Mme B... a été admise au bénéfice de l’aide juridictionnelle totale par une décision du 10 janvier 2024.

Vu les autres pièces du dossier.

Vu :

- la convention européenne de sauvegarde des droits de l’homme et des libertés fondamentales ;
- la convention internationale relative aux droits de l’enfant ;

- le code de l’entrée et du séjour des étrangers et du droit d’asile ;

- la loi n° 91-647 du 10 juillet 1991 ;

- le code de justice administrative.


Considérant ce qui suit :

Aux termes de l'article R. 222-1 du code de justice administrative : « (...) les présidents de formation de jugement des tribunaux (...) peuvent, par ordonnance : (…) 5° Statuer sur les requêtes qui ne présentent plus à juger de questions autres que la condamnation prévue à l'article L. 761-1 ou la charge des dépens ; / (…) 7° Rejeter, après l’expiration du délai de recours ou, lorsqu’un mémoire complémentaire a été annoncé, après la production de ce mémoire, les requêtes ne comportant que des moyens de légalité externe manifestement infondés, des moyens irrecevables, des moyens inopérants ou des moyens qui ne sont assortis que de faits manifestement insusceptibles de venir à leur soutien ou ne sont manifestement pas assortis des précisions permettant d’en apprécier le bien-fondé (…) ».

Sont inopérants, devant le juge de l’excès de pouvoir, les moyens de légalité interne qui, sans rapport avec la teneur de la décision, ne contestent pas utilement la légalité des motifs et du dispositif qui sont ceux de la décision administrative attaquée.
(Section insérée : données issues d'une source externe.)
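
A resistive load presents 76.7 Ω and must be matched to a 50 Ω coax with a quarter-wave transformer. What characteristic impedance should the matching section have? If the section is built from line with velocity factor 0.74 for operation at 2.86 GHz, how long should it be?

Z_qwt = √(Z_0·R_L) = √(50 × 76.7) = √3835
λ = 0.74·c/f = 0.0776 m, so l = λ/4 = 0.0194 m

Z_qwt ≈ 61.9 Ω; length ≈ 1.94 cm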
Ainsi, dans le cas où le préfet se borne à rejeter une demande d’autorisation de séjour présentée uniquement au titre de l’asile, sans examiner d’office d’autres motifs d’accorder un titre à l’intéressé, ce dernier ne peut utilement soulever, devant le juge de l’excès de pouvoir saisi de conclusions tendant à l’annulation de la décision de refus du préfet, des moyens de légalité interne sans rapport avec la teneur de la décision contestée.

Il s’ensuit que Mme B... ne peut utilement soutenir, pour demander l’annulation de l’arrêté du 29 novembre 2023 par lequel la préfète de l’Oise s’est bornée à rejeté sa demande d’admission au séjour au titre de l’asile, que cette décision méconnaît les stipulations des articles 3 et 8 de la convention européenne de sauvegarde des droits de l’homme et des libertés fondamentales ou encore celles du 1 de l’article 3 de la convention relative aux droits de l’enfant, qui sont toutes sans incidence sur l’appréciation que doit porter l’autorité administrative sur les conditions posées aux articles L. 424-9 et L. 424-1 du code de l’entrée et du séjour des étrangers et du droit d’asile pour la délivrance des autorisations de séjour demandées au titre de l’asile ou de la protection subsidiaire.

Aussi, la requête de Mme B..., qui ne contient que des moyens inopérants doit être rejetée par application du 7° de l'article R. 222-1 du code de justice administrative. Par voie de conséquence, les conclusions aux fins d'injonction de la requête ainsi que celles présentées sur le fondement des articles L. 761-1 du code de justice administrative et 37 de la loi du 10 juillet 1991 doivent dès lors être rejetées.


ORDONNE :

Article 1er : La requête de Mme B... est rejetée.

Article 2 : La présente ordonnance sera notifiée à Mme A... B....



Fait à Amiens, le 30 décembre 2025.

Le président de la 4ème chambre,

Signé

C. Binand


La République mande et ordonne au préfet de l’Oise en ce qui le concerne ou à tous commissaires de justice à ce requis en ce qui concerne les voies de droit commun contre les parties privées, de pourvoir à l’exécution de la présente ordonnance.